Ongoing Trials and Future Perspectives
Major issues for the combined treatment of RT and checkpoint blockades can be summarized as follows. Above all, more types of cancer, beyond melanoma and NSCLC, must be considered as the indication of combined treatment. Especially, several cancers with poor prognosis or limited applicable systemic agents, such as pancreas and triple negative breast cancers, were reported to be possibly immunogenic [47,48], so multiple studies have been conducted for varied types of cancer (Table 2). Additionally, anti-PD-1/L1 mAb, besides anti-CTLA-4 mAb, should be verified to have synergistic effect by the combined RT and immunotherapy. Most of preclinical and clinical studies used anti-CTLA-4 mAb, especially ipilimumab, being developed earlier than other agents. Tumor tissue studies in patients receiving neoadjuvant chemo-radiotherapy reported that PD-L1 expression was increased in tumor cells, but its influence on prognosis is very conflicting [49,50]. Lastly, optimal combination schedule of RT and checkpoint blockades also has to be clarified, including fractionation schedule and sequence of RT and checkpoint blockades.
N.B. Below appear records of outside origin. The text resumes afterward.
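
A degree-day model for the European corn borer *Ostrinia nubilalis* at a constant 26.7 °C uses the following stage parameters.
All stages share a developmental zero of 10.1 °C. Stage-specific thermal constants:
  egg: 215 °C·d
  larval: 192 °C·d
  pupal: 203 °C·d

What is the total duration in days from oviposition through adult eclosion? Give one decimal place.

Daily accumulation at 26.7 °C = 26.7 − 10.1 = 16.6 DD/day.
Total K = 215 + 192 + 203 = 610 DD.
Total duration = 610 / 16.6 = 36.747 ≈ 36.7 days.

36.7 days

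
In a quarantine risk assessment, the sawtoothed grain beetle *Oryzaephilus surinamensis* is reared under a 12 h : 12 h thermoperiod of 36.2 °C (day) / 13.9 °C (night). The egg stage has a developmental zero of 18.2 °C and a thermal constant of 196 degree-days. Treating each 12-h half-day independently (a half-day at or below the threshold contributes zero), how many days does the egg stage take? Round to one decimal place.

21.8 days

Day half: max(0, 36.2 − 18.2) × 0.5 = 18.0 × 0.5 = 9.00 DD.
Night half: max(0, 13.9 − 18.2) × 0.5 = 0.0 × 0.5 = 0.00 DD.
Per 24 h: 9.00 DD/day.
Duration = 196 / 9.00 = 21.778 ≈ 21.8 days.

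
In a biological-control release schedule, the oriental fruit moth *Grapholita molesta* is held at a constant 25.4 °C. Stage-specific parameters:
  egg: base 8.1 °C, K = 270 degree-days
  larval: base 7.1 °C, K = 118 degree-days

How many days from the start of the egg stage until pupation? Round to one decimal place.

22.1 days

egg: 270 / (25.4 − 8.1) = 270 / 17.3 = 15.607 d.
larval: 118 / (25.4 − 7.1) = 118 / 18.3 = 6.448 d.
Sum = 22.055 ≈ 22.1 days.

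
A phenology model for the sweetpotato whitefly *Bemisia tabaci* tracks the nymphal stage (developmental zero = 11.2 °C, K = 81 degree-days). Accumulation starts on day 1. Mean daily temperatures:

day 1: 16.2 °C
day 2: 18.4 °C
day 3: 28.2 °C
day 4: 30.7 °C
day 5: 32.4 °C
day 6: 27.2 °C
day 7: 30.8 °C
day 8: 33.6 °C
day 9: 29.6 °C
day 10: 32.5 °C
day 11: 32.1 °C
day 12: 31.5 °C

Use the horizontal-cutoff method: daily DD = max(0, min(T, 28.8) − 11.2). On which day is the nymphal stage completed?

day 7

Daily DD above 11.2 °C (capped at 17.6): 5.0, 7.2, 17.0, 17.6, 17.6, 16.0, 17.6, 17.6, 17.6, 17.6, 17.6, 17.6.
Cumulative: 5.0, 12.2, 29.2, 46.8, 64.4, 80.4, 98.0, 115.6, 133.2, 150.8, 168.4, 186.0.
The total first reaches 81 DD on day 7.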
Although RT with higher daily dose appears more immunogenic than RT with conventional daily dose in several preclinical or retrospective studies, we should take into account that the studies used RT in a palliative setting. For curative intent, conventionally fractionated (around 2 Gy per day) RT is still the mainstay, concerning possible normal tissue toxicity owing to usually combined systemic agents. Consequently, conventionally fractionated RT should be investigated in clinical trials whether has synergistic immunogenic effect, as well as the sequence of RT and immune checkpoint blockade. Selected ongoing trials are summarized in Table 2.
Conclusion
Immune checkpoint blockades have been emerged as promising anticancer therapy, showing enormous progression on clinical application. Pro-immune effect of RT is expected to boost efficacy of checkpoint blockades without significant increase of immune-related adverse event. Although the evidence of combined treatment is not sufficient yet, preclinical data suggest a potential benefit of combined RT and checkpoint blockades. Based on ongoing clinical trials, the latitude for clinical application of RT would be extended, from palliation to radical treatment modality, in the field of immunotherapy.
Notes
Conflict of Interest
No potential conflict of interest relevant to this article was reported.
Acknowledgements
This work was supported by the grant (No. 0820010) for Cancer Control Program from the Korea Ministry of Health & Welfare to In Ah Kim.